Je possède déjà mal d’ouvrages sur le sujet dont je distingue bien volontiers:
- ceux de Robert Solé et particulièrement « Bonaparte à la conquête de l’Egypte » aux éditions du Seuil en 2006
- et encore et toujours, Jacques Benoist-Méchin et son « Bonaparte en Egypte ou le rêve inassouvi » maintes fois ré-édité !
L’ouvrage de Juan Cole présente trois intérêts majeurs:
- il est le fruit du travail d’un professeur d’histoire de l’université du Michigan, spécialiste du Moyen-Orient et qui maîtrise les sources arabes
- si l’ouvrage restitue bien les faits, il met particulièrement en valeur la rencontre de deux mondes bien différents, l’Europe des « Lumières » et le monde musulman, que ce soit au niveau des élites ou au niveau des acteurs de terrain. C’est bien là l’intérêt principal de l’ouvrage.

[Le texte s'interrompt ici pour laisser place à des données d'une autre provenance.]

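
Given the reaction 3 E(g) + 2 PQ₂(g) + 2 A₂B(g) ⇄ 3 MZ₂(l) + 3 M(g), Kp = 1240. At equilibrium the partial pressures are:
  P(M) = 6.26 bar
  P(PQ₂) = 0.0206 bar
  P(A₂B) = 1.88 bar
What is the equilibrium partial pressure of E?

(MZ₂ is a pure liquid — omitted from Kp.)
At equilibrium, Kp = P(M)³ / (P(E)³·P(PQ₂)²·P(A₂B)²) = 1240.
(6.26)³ / ((P(E))³·(0.0206)²·(1.88)²) = 1240
P(E)³ = 132 ⇒ P(E) = 5.09 bar

P(E) = 5.09 bar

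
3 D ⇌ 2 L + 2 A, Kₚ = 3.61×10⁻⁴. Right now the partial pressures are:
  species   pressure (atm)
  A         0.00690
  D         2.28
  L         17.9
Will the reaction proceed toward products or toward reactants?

Qₚ = P(L)²·P(A)² / P(D)³ = (17.9)²·(0.00690)² / (2.28)³ = 0.00129
Qₚ = 0.00129 > Kₚ = 3.61×10⁻⁴, so the reverse reaction proceeds.

to the left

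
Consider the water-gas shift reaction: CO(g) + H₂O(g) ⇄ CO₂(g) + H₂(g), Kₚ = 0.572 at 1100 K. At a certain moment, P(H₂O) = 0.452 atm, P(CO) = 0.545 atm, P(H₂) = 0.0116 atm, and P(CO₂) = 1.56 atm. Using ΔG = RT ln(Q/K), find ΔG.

Qₚ = P(CO₂)·P(H₂) / (P(CO)·P(H₂O)) = (1.56)·(0.0116) / ((0.545)·(0.452)) = 0.0735
ΔG = RT ln(Qₚ/Kₚ) = (8.314 J mol⁻¹ K⁻¹)(1100 K) × ln(0.0735/0.572)
   = (9.145 kJ/mol)(-2.052) = -18.8 kJ/mol
ΔG < 0, so the forward reaction is spontaneous (proceeds forward).

ΔG = -18.8 kJ/mol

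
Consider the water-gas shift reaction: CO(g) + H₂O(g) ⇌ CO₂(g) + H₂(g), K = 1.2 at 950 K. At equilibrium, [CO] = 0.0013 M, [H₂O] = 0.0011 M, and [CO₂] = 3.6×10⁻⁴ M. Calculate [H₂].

[H₂] = 0.0048 M

At equilibrium, K = [CO₂]·[H₂] / ([CO]·[H₂O]) = 1.2.
(3.6×10⁻⁴)·([H₂]) / ((0.0013)·(0.0011)) = 1.2
[H₂] = 0.00477 = 0.0048 M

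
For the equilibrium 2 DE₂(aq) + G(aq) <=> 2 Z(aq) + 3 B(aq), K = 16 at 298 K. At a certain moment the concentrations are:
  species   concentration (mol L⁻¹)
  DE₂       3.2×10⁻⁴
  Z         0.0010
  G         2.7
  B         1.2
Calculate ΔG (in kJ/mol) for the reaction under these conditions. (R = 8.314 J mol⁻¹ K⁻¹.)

ΔG = -2.33 kJ/mol

Q = [Z]²·[B]³ / ([DE₂]²·[G]) = (0.0010)²·(1.2)³ / ((3.2×10⁻⁴)²·(2.7)) = 6.25
ΔG = RT ln(Q/K) = (8.314 J mol⁻¹ K⁻¹)(298 K) × ln(6.25/16)
   = (2.478 kJ/mol)(-0.9400) = -2.33 kJ/mol
ΔG < 0, so the forward reaction is spontaneous (proceeds forward).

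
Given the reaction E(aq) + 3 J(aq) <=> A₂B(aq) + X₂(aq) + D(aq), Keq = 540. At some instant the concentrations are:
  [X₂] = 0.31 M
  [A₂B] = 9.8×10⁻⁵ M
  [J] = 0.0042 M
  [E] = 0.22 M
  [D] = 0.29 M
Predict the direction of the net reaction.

Q = [A₂B]·[X₂]·[D] / ([E]·[J]³) = (9.8×10⁻⁵)·(0.31)·(0.29) / ((0.22)·(0.0042)³) = 540
Q = 540 = Keq, so the system is already at equilibrium.

no net change (already at equilibrium)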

- il met en lumière les contradictions entre les idéaux de la Révolution et le comportement du commandement et de la troupe dans une guerre finalement de conquête avec ses réquisitions, contributions et exactions. Le titre américain de l’ouvrage « Napoleon’s Egypt. Invading the Middle East » n’est pas sans nous rappeler les guerres américaines récentes d’Irak et d’Afghanistan… car on a bien, à la fois, une guerre conventionnelle doublée d’une situation insurrectionnelle / contre-insurrectionnelle tant dans les villes que contre les tribus de bédouins sur les lignes d’approvisionnement françaises…
Dans les aspects plus négatifs de l’ouvrage, on sent que l’auteur ne porte pas Bonaparte dans son coeur, sa critique étant cependant souvent justifiée. Mais de là à voir dans l’expérience égyptienne les sources du pouvoir « absolu » et de la pompe impériale du futur empereur, c’est quand même par trop exagéré.
J’ai également regretté que l’ouvrage se termine sur le départ de Bonaparte d’Egypte, les commandements de Kléber et de Menou auraient mérité d’être pris en considération.
Au final, on a un ouvrage bien complet sur son sujet, bien écrit et aux sources très variées. On notera un hommage très régulier rendu à des historiens français tels que Henry Laurens ou André Raymond, par exemple.
L’ouvrage comporte un cahier de gravures couleur et n/b et des notes abondantes en fin d’ouvrage. La bibliographie est insérée dans les notes. Par contre, il n’y a qu’une seule carte, ce qui est largement insuffisant.
Bonaparte et la république française d’Egypte. De Juan Cole. Aux éditions de La Découverte en août 2014. 332 pages.